In this video, Meghan does a masterful job narrating her own whiteboard drawing on where Pebble is in the permitting process, and why this is such a critical time regarding protecting Bristol Bay.
Key players in the Pebble project are the Pebble Partnership, the Army Corps of Engineers, and State and Federal governments. Last year’s draft environmental impact statement (DEIS) was viewed as woefully inadequate by most in the scientific community and public. Specific areas lacking detail were in regard to risks of tailings dam failure, the high seismic activity of the region, as well as potential damage to the recreation and tourism industries. Over 650,000 comments have been submitted by sportsmen, commercial fishers, tribes and other members of the public, overwhelmingly saying “NO” to Pebble.
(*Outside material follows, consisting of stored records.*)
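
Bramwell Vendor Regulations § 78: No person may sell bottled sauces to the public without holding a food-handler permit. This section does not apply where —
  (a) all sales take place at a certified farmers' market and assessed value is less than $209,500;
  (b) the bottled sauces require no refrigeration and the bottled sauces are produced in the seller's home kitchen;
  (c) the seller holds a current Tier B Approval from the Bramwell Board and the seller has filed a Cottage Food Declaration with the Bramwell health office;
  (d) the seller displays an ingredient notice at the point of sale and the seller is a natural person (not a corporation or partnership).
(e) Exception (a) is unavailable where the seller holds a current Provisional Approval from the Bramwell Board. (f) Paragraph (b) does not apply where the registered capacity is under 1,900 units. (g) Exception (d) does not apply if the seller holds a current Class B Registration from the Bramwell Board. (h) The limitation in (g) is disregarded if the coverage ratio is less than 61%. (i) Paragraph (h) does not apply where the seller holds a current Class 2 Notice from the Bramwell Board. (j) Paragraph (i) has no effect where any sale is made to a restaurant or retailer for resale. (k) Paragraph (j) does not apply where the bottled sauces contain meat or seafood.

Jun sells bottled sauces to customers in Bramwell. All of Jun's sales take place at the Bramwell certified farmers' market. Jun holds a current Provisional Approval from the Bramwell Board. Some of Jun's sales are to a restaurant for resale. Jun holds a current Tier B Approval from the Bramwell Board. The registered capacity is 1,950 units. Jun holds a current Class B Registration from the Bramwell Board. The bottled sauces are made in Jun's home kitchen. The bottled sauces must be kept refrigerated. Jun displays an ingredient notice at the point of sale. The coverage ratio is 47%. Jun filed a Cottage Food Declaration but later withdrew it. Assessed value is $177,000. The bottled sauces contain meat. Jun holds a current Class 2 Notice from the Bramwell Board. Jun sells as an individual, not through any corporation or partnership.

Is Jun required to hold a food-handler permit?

Exception (a): all sales are at a certified farmers' market; assessed value is $177,000, less than the $209,500 limit — every condition holds. Turning to paragraph (e): (e) operates against (a): a current Provisional Approval is held. So (a) is unavailable.
Exception (b) requires that the bottled sauces require no refrigeration; but the bottled sauces require refrigeration, so (b) is unavailable.
Exception (c) fails — the Cottage Food Declaration was withdrawn.
Exception (d)'s conditions are all satisfied: an ingredient notice is displayed; the seller is a natural person. Turning to paragraphs (g)–(k): (g) operates against (d): a current Class B Registration is held. (h) operates (the coverage ratio is 47%, less than the 61% limit), but is displaced by (i): (i) operates against (h): a current Class 2 Notice is held. (j) would limit (i) — some sales are to a restaurant for resale — but (k) sets (j) aside: (k) operates against (j): the bottled sauces contain meat. So (d) is unavailable.
No exception displaces § 78.

Yes — Jun must hold a food-handler permit.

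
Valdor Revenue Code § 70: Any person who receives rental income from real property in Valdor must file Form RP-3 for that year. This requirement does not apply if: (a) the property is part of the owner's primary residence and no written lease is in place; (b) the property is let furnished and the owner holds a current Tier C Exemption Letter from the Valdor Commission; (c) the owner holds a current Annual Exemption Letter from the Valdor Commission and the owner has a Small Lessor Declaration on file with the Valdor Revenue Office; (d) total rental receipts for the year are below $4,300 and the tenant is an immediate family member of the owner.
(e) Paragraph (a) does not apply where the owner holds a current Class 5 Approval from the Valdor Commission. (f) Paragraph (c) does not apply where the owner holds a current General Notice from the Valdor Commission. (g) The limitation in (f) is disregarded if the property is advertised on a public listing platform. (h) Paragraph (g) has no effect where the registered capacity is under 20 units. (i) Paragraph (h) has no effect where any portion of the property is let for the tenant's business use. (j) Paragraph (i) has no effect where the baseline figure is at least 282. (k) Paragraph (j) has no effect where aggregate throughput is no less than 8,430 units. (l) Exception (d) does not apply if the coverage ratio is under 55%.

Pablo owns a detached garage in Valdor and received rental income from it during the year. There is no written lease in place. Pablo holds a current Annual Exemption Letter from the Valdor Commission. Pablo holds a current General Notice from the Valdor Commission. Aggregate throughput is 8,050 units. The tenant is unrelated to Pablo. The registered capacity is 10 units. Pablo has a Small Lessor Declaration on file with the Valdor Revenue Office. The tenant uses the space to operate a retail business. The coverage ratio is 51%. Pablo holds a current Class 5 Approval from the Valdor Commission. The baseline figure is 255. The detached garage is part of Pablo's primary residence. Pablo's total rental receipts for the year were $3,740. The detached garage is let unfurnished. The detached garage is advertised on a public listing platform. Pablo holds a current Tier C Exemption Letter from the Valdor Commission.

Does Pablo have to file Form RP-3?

Exception (a): the detached garage is part of the primary residence; there is no written lease — every condition holds. However, paragraph (e) must be considered: (e) operates against (a): a current Class 5 Approval is held. (a) is therefore removed.
Exception (b) does not apply: the property is let unfurnished.
All of (c)'s requirements are met (a current Annual Exemption Letter is held; a Small Lessor Declaration is on file). Considering the limiting provisions: (f) would limit (c) — a current General Notice is held — but (g) sets (f) aside: (g) applies — the property is publicly advertised. (h) operates (the registered capacity is 10 units, under the 20 units limit), but is itself disapplied by (i): (i) operates — the space is let for business use. (j), which would lift (i), is not triggered — the baseline figure is 255, short of 282. Exception (c) stands.
Exception (d) fails — the tenant is unrelated to the owner.

No — exception (c) applies; Pablo is not required to file Form RP-3.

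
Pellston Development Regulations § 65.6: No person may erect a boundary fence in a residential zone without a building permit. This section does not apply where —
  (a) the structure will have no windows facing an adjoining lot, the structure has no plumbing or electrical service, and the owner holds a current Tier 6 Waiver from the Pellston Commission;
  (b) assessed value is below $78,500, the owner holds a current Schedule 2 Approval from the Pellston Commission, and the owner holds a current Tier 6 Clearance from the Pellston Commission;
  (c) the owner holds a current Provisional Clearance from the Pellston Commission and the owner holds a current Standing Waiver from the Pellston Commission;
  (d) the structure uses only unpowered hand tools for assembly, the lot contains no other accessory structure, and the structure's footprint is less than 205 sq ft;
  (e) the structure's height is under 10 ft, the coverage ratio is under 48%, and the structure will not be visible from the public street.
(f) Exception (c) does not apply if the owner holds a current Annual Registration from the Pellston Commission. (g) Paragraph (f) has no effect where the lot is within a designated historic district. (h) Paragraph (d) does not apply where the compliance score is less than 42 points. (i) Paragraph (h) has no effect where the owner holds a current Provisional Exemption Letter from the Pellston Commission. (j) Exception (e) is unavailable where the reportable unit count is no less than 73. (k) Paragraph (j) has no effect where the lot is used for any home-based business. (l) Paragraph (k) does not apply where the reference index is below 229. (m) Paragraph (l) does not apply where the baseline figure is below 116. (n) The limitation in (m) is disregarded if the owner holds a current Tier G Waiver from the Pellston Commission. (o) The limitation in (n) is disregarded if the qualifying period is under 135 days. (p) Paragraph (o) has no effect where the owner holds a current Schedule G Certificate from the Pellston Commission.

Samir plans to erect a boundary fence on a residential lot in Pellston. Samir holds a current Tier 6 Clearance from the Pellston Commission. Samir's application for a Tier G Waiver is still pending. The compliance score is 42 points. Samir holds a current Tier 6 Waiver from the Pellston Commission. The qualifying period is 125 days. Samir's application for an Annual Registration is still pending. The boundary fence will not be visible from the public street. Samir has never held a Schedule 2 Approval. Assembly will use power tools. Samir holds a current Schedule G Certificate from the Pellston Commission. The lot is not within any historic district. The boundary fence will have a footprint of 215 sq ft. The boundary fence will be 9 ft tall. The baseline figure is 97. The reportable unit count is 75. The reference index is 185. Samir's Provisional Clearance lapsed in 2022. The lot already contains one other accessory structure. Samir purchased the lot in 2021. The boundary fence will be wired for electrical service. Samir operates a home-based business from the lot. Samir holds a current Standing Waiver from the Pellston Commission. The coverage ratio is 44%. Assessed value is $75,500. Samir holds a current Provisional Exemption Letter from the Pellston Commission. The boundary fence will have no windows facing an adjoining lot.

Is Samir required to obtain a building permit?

Exception (a) does not apply: electrical service is planned.
Exception (b) does not apply: no current Schedule 2 Approval is held.
Exception (c) does not apply: there is no Provisional Clearance in force.
Exception (d) fails — assembly uses power tools.
All of (e)'s requirements are met (the structure's height is 9 ft, under the 10 ft limit; the coverage ratio is 44%, under the 48% limit; the structure will not be visible from the street). Under paragraphs (j)–(p): (j) would limit (e) — the reportable unit count is 75, meeting the 73 threshold — but (k) sets (j) aside: (k) is triggered — a home-based business operates on the lot. (l) would limit (k) — the reference index is 185, below the 229 limit — but (m) sets (l) aside: (m) operates — the baseline figure is 97, below the 116 limit. (n), which would lift (m), is not triggered — the Tier G Waiver is not current. Exception (e) stands.

No — exception (e) applies; Samir does not need a building permit.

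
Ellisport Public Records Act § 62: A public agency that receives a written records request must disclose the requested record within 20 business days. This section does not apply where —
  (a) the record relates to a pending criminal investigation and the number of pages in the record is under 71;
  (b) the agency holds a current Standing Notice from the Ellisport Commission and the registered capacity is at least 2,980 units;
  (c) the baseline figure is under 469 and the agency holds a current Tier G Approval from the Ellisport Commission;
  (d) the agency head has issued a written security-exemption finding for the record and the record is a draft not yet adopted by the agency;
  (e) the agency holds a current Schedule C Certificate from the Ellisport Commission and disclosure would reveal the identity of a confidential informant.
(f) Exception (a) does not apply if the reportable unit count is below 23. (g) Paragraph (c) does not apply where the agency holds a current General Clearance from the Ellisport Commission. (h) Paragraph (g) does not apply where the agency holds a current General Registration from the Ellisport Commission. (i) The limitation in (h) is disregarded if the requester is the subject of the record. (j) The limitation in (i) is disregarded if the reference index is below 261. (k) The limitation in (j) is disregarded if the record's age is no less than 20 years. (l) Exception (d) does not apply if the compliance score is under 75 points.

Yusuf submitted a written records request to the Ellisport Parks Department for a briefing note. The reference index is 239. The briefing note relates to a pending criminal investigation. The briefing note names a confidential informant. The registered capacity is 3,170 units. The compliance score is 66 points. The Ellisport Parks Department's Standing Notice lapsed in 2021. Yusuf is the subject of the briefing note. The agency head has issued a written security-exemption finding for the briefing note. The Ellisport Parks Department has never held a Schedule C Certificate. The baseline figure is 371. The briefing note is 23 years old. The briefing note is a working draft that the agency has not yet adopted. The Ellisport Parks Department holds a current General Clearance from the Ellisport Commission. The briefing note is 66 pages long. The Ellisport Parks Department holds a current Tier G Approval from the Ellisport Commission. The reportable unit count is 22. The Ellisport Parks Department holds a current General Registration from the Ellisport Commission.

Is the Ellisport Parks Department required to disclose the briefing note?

Exception (a) is satisfied on its face — the briefing note relates to a pending investigation; the number of pages in the record is 66, under the 71 limit. However, paragraph (f) must be considered: (f) applies — the reportable unit count is 22, below the 23 limit. (a) is therefore removed.
Exception (b) requires that the agency holds a current Standing Notice from the Ellisport Commission; but no current Standing Notice is held, so (b) is unavailable.
Exception (c) is satisfied on its face — the baseline figure is 371, under the 469 limit; a current Tier G Approval is held. However, paragraphs (g)–(k) must be considered: (g) applies — a current General Clearance is held. (h) operates (a current General Registration is held), but yields to (i): (i) operates against (h): Yusuf is the subject of the briefing note. (j) is triggered (the reference index is 239, below the 261 limit), but yields to (k): (k) operates against (j): the record's age is 23 years, meeting the 20 years threshold. So (c) is unavailable.
All of (d)'s requirements are met (a written security-exemption finding has been issued; the briefing note is an unadopted draft). But: (l) operates against (d): the compliance score is 66 points, under the 75 points limit. Exception (d) does not apply.
Exception (e) fails — no current Schedule C Certificate is held.
Every exception is unavailable, so the rule governs.

Yes — the Ellisport Parks Department must disclose the briefing note.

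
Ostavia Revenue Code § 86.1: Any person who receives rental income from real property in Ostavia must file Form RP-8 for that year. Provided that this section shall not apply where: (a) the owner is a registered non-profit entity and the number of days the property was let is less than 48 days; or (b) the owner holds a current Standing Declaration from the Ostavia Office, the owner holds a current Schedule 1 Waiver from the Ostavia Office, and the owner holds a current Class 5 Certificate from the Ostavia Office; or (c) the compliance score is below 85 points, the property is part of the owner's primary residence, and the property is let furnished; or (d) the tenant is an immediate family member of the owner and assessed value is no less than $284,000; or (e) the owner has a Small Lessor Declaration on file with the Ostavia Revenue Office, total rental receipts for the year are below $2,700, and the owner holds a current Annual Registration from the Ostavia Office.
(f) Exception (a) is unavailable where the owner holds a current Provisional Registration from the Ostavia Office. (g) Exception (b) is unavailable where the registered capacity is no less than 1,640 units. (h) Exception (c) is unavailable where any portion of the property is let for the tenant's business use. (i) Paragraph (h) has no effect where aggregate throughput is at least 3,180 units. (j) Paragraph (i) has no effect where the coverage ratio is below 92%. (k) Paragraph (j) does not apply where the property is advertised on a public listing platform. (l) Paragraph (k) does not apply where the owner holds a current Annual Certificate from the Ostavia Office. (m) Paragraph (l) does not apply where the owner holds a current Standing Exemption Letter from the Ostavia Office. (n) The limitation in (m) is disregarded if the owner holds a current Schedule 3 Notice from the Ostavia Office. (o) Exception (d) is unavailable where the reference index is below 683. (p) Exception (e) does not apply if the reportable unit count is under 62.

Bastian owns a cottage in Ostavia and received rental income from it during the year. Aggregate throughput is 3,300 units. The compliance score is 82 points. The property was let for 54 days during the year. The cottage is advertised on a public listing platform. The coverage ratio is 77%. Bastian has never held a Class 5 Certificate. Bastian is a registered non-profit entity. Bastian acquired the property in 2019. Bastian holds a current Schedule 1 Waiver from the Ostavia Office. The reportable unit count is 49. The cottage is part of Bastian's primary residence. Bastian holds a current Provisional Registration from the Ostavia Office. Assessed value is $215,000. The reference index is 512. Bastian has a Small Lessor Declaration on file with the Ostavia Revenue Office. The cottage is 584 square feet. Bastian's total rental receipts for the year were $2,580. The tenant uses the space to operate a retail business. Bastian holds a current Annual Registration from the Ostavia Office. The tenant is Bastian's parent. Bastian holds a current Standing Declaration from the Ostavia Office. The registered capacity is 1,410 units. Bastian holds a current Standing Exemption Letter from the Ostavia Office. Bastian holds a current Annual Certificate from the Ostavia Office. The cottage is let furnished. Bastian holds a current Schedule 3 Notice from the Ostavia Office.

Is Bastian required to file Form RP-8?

Exception (a) does not apply: the number of days the property was let is 54 days, not less than 48 days.
Exception (b) fails — there is no Class 5 Certificate in force.
All of (c)'s requirements are met (the compliance score is 82 points, below the 85 points limit; the cottage is part of the primary residence; the property is let furnished). Turning to paragraphs (h)–(n): (h) operates — the space is let for business use. (i) is triggered (aggregate throughput is 3,300 units, meeting the 3,180 units threshold), but yields to (j): (j) operates against (i): the coverage ratio is 77%, below the 92% limit. (k) would limit (j) — the property is publicly advertised — but (l) sets (k) aside: (l) operates against (k): a current Annual Certificate is held. (m) is triggered (a current Standing Exemption Letter is held), but is displaced by (n): (n) is engaged — a current Schedule 3 Notice is held. (c) is therefore removed.
Exception (d) does not apply: assessed value is $215,000, short of $284,000.
All of (e)'s requirements are met (a Small Lessor Declaration is on file; total rental receipts for the year are $2,580, below the $2,700 limit; a current Annual Registration is held). But applying paragraph (p): (p) is engaged — the reportable unit count is 49, under the 62 limit. Exception (e) does not apply.
None of the exceptions is available; § 86.1 applies in full.

Yes — Bastian must file Form RP-8.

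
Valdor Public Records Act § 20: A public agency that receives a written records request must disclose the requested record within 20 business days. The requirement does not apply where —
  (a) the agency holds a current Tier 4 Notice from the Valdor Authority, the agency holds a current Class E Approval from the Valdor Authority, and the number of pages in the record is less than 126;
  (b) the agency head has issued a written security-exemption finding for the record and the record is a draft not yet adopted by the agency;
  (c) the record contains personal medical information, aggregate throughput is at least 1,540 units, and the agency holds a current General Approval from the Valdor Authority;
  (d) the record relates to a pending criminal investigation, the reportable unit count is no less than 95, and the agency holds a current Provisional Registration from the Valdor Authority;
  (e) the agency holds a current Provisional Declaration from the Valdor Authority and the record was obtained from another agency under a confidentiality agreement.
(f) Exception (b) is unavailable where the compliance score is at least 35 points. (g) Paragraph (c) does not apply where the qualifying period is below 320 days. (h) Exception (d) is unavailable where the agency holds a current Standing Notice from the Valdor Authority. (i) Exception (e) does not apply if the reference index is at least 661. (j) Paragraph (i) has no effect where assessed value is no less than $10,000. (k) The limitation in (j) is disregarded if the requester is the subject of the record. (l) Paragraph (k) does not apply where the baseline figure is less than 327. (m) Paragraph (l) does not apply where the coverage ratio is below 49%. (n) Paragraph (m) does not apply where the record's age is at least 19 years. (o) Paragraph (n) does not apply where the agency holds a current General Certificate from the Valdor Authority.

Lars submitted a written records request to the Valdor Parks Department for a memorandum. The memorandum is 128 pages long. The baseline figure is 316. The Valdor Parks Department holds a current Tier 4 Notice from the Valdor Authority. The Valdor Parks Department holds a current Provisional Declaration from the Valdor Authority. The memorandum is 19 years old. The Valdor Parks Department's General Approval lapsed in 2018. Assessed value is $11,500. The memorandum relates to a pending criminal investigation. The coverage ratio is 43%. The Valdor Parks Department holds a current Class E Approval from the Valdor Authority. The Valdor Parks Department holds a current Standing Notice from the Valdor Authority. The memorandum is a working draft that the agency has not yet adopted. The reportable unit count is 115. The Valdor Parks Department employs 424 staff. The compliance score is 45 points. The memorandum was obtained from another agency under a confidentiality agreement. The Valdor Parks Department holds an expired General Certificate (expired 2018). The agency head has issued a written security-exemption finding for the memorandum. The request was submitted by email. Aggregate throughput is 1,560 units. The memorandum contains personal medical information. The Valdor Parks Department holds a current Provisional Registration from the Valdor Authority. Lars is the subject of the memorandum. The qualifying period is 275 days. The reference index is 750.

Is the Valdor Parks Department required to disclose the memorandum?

Exception (a) requires that the number of pages in the record is less than 126; but the number of pages in the record is 128, not less than 126, so (a) is unavailable.
Exception (b) is satisfied on its face — a written security-exemption finding has been issued; the memorandum is an unadopted draft. Turning to paragraph (f): (f) operates against (b): the compliance score is 45 points, meeting the 35 points threshold. Exception (b) does not apply.
Exception (c) does not apply: there is no General Approval in force.
Exception (d) is satisfied on its face — the memorandum relates to a pending investigation; the reportable unit count is 115, meeting the 95 threshold; a current Provisional Registration is held. But applying paragraph (h): (h) operates against (d): a current Standing Notice is held. (d) is therefore removed.
Exception (e): a current Provisional Declaration is held; the memorandum was obtained under a confidentiality agreement — every condition holds. As to paragraphs (i)–(o): (i) would limit (e) — the reference index is 750, meeting the 661 threshold — but (j) sets (i) aside: (j) operates against (i): assessed value is $11,500, meeting the $10,000 threshold. (k) is engaged (Lars is the subject of the memorandum), but is displaced by (l): (l) operates against (k): the baseline figure is 316, less than the 327 limit. (m) operates (the coverage ratio is 43%, below the 49% limit), but is itself disapplied by (n): (n) applies — the record's age is 19 years, meeting the 19 years threshold. (o), which would lift (n), is inapplicable — there is no General Certificate in force. So (e) applies.

No — exception (e) applies; the Valdor Parks Department is not required to disclose the memorandum.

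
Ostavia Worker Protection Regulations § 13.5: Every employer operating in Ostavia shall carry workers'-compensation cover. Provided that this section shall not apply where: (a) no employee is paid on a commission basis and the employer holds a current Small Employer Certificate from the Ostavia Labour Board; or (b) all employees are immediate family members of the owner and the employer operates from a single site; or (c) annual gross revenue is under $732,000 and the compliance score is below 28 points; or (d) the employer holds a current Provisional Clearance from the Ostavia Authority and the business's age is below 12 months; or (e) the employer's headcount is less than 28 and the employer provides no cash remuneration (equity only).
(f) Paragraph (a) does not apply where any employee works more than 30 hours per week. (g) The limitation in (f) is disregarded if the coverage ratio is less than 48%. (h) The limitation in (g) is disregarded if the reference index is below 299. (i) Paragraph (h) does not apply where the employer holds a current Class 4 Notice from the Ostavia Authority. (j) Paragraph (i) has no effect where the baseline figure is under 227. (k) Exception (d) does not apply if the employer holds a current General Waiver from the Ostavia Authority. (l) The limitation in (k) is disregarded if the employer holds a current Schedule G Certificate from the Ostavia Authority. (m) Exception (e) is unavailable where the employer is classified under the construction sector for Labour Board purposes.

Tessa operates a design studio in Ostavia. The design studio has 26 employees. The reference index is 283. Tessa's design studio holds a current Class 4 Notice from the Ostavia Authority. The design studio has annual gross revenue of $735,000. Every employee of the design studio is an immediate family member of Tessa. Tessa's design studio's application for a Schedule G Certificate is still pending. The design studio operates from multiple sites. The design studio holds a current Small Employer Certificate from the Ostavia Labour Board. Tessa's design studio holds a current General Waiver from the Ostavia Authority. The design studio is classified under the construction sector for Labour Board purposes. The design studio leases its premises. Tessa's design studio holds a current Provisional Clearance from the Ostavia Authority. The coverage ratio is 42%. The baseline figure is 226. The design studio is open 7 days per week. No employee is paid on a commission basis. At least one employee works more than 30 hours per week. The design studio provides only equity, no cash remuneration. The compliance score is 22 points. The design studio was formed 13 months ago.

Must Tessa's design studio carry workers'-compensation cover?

Exception (a): no employee is paid on commission; a current Small Employer Certificate is held — every condition holds. Turning to paragraphs (f)–(j): (f) operates against (a): at least one employee exceeds 30 hours/week. (g) would limit (f) — the coverage ratio is 42%, less than the 48% limit — but (h) sets (g) aside: (h) operates against (g): the reference index is 283, below the 299 limit. (i) applies (a current Class 4 Notice is held), but is displaced by (j): (j) is engaged — the baseline figure is 226, under the 227 limit. So (a) is unavailable.
Exception (b) does not apply: the employer operates from multiple sites.
Exception (c) fails — annual gross revenue is $735,000, not under $732,000.
Exception (d) fails — the business's age is 13 months, not below 12 months.
Exception (e) is satisfied on its face — the employer's headcount is 26, less than the 28 limit; remuneration is equity-only. But: (m) is engaged — the design studio is classified under the construction sector. Exception (e) does not apply.
No exception applies. The general rule governs.

Yes — Tessa's design studio must carry workers'-compensation cover.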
The State of Alaska, National Park Service and EPA have also called into question the DEIS.
Do your part to save Bristol Bay. Start by watching this video. Familiarize yourself with the weakness in the DEIS, and let your government officials know where you stand. The effort to save Bristol Bay is one of the rare, unique situations where sport anglers, hunters, commercial fishers, subsistence fishers and tribes are all on the same side of the issue. There are no places left in the US that are as unique and unspoiled as the Bristol Bay region. Let’s keep it that way. Be on the right side of history.